“Far better,” Mister Belling said enthusiastically. “A battlefield commission, Mister Sharpe? ‘Pon my soul, but that’s a rare thing. Rare!”
“An admirable thing!” Mister Brown added.
“Most admirable,” Mister Belling agreed energetically, “a battlefield commission! Up from the ranks! Why, it’s a—” he paused, trying to think what it was—“it’s a veritable achievement!”
“But it is not”—Mister Brown spoke delicately, his plump hands opening and closing like a butterfly’s wings—“fungible.”
“Precisely.” Mister Selling’s manner exuded relief that his partner had found the exact word to settle the matter. “It is not fungible, Mister Sharpe.”
No one spoke for a few seconds. A coal hissed, rain spattered on the office window and a carter’s whip cracked in the street, which was filled with the rumble, crash and squeal of wagons and carriages.
“Fungible?” Lieutenant Richard Sharpe asked.
“The commission cannot be exchanged for cash,” Mister Belling explained. “You did not buy it, you cannot sell it. You were given it. What the King gives, you may give back but you cannot sell. It is not”—he paused—“fungible.”
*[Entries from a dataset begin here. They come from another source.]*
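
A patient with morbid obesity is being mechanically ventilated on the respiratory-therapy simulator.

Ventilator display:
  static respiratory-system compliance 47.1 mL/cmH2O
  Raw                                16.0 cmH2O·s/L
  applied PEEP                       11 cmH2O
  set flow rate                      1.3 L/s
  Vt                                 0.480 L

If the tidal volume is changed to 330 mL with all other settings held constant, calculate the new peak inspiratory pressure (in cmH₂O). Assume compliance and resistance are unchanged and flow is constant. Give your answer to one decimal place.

PIP = Vt/C + R·V̇ + PEEP (constant-flow equation of motion).
Only the elastic term changes: ΔPIP = ΔVt / C = (330 − 480) / 47.1 = -3.185 cmH2O.
Original PIP = 480/47.1 + 16.0×1.3 + 11 = 41.991 cmH2O; new PIP = 41.991 + (-3.185) = 38.806 cmH2O.

38.8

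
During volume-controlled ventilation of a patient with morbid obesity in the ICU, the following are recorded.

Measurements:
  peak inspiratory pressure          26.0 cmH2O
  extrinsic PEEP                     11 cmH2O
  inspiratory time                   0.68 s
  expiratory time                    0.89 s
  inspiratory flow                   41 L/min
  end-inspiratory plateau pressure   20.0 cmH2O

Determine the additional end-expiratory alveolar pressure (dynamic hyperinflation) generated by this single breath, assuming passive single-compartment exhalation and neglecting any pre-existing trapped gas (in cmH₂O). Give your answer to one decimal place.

Flow: 41 L/min ÷ 60 = 0.6833 L/s.
Vt = flow × Ti = 0.6833 L/s × 0.68 s × 1000 mL/L = 464.64 mL.
R = (PIP − Pplat)/V̇ = (26.0 − 20.0) / 0.6833 = 6.0/0.6833 = 8.781 cmH2O·s/L.
C = Vt/(Pplat − PEEP) = 464.64 / (20.0 − 11) = 464.64/9.0 = 51.627 mL/cmH2O.
τ = R × C = 8.781 × 0.05163 L/cmH2O = 0.4534 s.
Fraction remaining = e^(−Te/τ) = e^(−0.89/0.4534) = 0.1404; trapped volume = 464.64 × 0.1404 = 65.235 mL.
Additional alveolar pressure from trapping ≈ V_trapped / C = 65.235 / 51.627 = 1.264 cmH2O.

1.3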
“I was told I could sell it!” Sharpe said angrily.
“You were told wrong,” Mister Brown said.
“Misinformed,” Mister Belling added.
“Grievously so,” Mister Brown said, “alas.”
“The regulations are plain,” Mister Belling went on. “An officer who purchases a commission is free to sell it, but a man awarded a commission is not. I wish it were otherwise.”
“We both do!” Mister Brown said.
“But I was told… ”
“You were told wrong,” Mister Belling snapped, then wished he had not spoken so brusquely for Lieutenant Sharpe started forward in his chair as though he was going to attack the two men.
Sharpe checked himself. He looked from the plump Mister Brown to the scrawny Mister Belling. “So there’s nothing you can do?”